According to the LAJC, plaintiffs and their attorneys have spent almost a year attempting to negotiate a resolution, but the CRHA has been unwilling to meet with them.

Conover and Collins said they’re asking the CRHA for three things. They want the Housing Authority to reevaluate its utility allowance and establish a new policy that will better accommodate the needs of its tenants, and they want each tenant to be reimbursed for all overcharges since 2003, to the tune of about $400,000.

Finally, Conover said the CRHA promised an incentive of a $50 U.S. savings bond for residents who keep their utility usage within the allowance.

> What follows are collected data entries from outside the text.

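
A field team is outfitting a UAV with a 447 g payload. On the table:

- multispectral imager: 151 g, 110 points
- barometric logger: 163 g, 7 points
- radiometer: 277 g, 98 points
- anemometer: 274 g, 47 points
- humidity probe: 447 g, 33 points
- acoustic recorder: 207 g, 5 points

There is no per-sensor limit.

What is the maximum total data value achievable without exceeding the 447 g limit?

Taking 2×multispectral imager: 302 g used, 220 in data value.
That's the maximum — no swap from here does better than 220.

220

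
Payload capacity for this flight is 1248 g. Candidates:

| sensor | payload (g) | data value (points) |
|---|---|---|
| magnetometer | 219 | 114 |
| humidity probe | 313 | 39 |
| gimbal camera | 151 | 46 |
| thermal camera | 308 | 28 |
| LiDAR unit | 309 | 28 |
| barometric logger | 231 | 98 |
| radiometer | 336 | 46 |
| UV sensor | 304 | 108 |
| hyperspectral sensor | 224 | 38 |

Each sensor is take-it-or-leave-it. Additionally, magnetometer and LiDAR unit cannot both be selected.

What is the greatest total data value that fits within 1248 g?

412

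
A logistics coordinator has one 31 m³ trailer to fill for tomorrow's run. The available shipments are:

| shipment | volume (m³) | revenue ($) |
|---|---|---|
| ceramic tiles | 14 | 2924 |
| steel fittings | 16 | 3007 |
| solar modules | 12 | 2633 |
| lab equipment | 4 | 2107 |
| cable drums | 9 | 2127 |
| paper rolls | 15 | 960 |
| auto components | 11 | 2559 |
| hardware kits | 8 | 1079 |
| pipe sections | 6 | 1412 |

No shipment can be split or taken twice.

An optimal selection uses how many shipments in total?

Best achievable revenue is 8279.
One optimal bundle: solar modules + lab equipment + cable drums + pipe sections (31 m³).
Every optimal selection uses 4 shipments.

4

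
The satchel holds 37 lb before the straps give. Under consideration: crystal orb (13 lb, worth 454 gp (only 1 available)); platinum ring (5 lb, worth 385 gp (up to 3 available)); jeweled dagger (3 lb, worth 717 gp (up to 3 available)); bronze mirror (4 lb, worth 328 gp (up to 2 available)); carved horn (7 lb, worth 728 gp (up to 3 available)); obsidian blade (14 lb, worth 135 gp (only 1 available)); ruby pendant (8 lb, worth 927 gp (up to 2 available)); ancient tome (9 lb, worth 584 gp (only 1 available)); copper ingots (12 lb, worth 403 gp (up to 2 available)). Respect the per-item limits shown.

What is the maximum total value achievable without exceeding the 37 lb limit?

Taking the top-ratio items first gives 3×jeweled dagger + bronze mirror + carved horn + 2×ruby pendant for 5061 (36 lb).
Replace bronze mirror with platinum ring: the trade gains 57 net, giving 5118 at 37 lb.
No other feasible combination exceeds 5118.

5118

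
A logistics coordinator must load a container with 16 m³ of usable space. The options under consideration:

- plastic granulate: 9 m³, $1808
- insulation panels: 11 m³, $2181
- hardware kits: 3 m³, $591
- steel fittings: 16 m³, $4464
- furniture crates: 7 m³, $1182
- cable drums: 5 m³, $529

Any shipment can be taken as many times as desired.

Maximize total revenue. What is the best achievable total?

Taking steel fittings: 16 m³ used, 4464 in revenue.
Nothing else within 16 m³ beats 4464.

4464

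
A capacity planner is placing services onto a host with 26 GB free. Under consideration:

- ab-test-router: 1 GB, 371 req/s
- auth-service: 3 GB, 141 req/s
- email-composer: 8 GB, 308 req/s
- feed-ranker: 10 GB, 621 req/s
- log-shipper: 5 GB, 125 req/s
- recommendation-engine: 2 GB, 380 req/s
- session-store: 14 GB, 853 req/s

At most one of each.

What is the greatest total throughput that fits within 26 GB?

Ranking by ratio (throughput/GB): ab-test-router 371.00, recommendation-engine 190.00, feed-ranker 62.10.
A density-first pass picks ab-test-router + auth-service + email-composer + feed-ranker + recommendation-engine — 1821 at 24 GB.
Replace auth-service and feed-ranker with session-store: the trade gains 91 net, giving 1912 at 25 GB.
Every other selection either busts 26 GB or fails to beat 1912.

1912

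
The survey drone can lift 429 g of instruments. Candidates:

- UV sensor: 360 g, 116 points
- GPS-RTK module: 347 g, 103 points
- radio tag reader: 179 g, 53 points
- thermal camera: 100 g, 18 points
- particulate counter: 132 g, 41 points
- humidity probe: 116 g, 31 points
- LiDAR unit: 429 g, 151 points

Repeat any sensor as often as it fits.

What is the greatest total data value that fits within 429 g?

151

Taking LiDAR unit: 429 g used, 151 in data value.
Every other selection either busts 429 g or fails to beat 151.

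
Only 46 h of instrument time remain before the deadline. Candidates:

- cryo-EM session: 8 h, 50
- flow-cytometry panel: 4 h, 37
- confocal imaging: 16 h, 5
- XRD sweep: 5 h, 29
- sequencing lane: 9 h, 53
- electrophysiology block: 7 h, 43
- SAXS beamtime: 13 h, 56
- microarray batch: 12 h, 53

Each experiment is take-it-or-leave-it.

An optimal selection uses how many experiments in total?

Optimal total is 268.
One optimal bundle: cryo-EM session + flow-cytometry panel + XRD sweep + sequencing lane + electrophysiology block + SAXS beamtime (46 h).
Any selection reaching 268 contains exactly 6 experiments.

6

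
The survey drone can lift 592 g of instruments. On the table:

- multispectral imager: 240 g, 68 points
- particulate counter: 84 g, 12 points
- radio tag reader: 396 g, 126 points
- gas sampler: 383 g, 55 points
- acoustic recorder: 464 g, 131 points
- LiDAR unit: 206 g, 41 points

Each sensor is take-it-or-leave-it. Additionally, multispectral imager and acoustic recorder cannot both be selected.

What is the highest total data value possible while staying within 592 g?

143

The ratio heuristic lands on particulate counter + radio tag reader (138) but leaves 112 g idle.
Dropping radio tag reader frees 396 g; slotting in acoustic recorder (464 g) lifts the total to 143 at 548 g.
Runner-up particulate counter + radio tag reader tops out at 138.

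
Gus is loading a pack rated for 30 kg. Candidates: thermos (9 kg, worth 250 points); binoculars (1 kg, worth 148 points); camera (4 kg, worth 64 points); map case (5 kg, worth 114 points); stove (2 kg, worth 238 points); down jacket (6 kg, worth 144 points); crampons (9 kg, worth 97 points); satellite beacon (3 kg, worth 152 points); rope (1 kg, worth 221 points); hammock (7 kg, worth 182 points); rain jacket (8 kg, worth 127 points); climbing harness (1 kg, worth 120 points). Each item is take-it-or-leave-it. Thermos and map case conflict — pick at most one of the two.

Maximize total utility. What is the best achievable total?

1455

Density check — rope 221.00, binoculars 148.00, climbing harness 120.00, stove 119.00 are the best per kg.
The ratio ordering already packs tightly: thermos + binoculars + stove + down jacket + satellite beacon + rope + hammock + climbing harness, 30 kg, 1455.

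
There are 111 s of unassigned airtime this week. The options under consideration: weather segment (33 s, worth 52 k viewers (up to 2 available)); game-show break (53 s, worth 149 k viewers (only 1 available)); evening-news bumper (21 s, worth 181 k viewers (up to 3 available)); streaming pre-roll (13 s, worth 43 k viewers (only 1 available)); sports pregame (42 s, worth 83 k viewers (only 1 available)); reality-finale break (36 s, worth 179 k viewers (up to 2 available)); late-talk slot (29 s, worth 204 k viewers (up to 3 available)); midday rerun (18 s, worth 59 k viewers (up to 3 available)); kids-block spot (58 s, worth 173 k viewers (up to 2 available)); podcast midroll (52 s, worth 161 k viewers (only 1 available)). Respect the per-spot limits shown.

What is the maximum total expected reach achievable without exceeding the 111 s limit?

806

Density check — evening-news bumper 8.62, late-talk slot 7.03, reality-finale break 4.97 are the best per s.
A density-first pass picks 3×evening-news bumper + streaming pre-roll + late-talk slot — 790 at 105 s.
Dropping streaming pre-roll frees 13 s; slotting in midday rerun (18 s) lifts the total to 806 at 110 s.
Every other selection either busts 111 s or exceeds an availability limit or fails to beat 806.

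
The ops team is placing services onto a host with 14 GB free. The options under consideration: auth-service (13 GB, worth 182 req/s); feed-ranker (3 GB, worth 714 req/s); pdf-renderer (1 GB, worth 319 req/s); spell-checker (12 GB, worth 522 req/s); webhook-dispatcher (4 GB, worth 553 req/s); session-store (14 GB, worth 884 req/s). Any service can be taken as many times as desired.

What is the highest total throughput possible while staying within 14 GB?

4466

14×pdf-renderer uses 14 of the 14 GB and totals 4466.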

The CRHA has not followed through, Conover said, so the suit also demands the CRHA acknowledge and honor its promise to award the bonds.

The CRHA has remained silent on the matter. Housing Authority Chairman Hosea Mitchell and Executive Director Connie Dunn both said the city attorney handling the case advised them against commenting.

Conover said the CRHA is covered by insurance for situations such as this, and he predicted that “they will just deny everything and then it will go off into the lawyer world.”
Though he said he’s trying not to get his hopes up, Conover said Virginia judges “tend to move things along quickly,” and he remains optimistic that the case will be resolved in favor of his clients.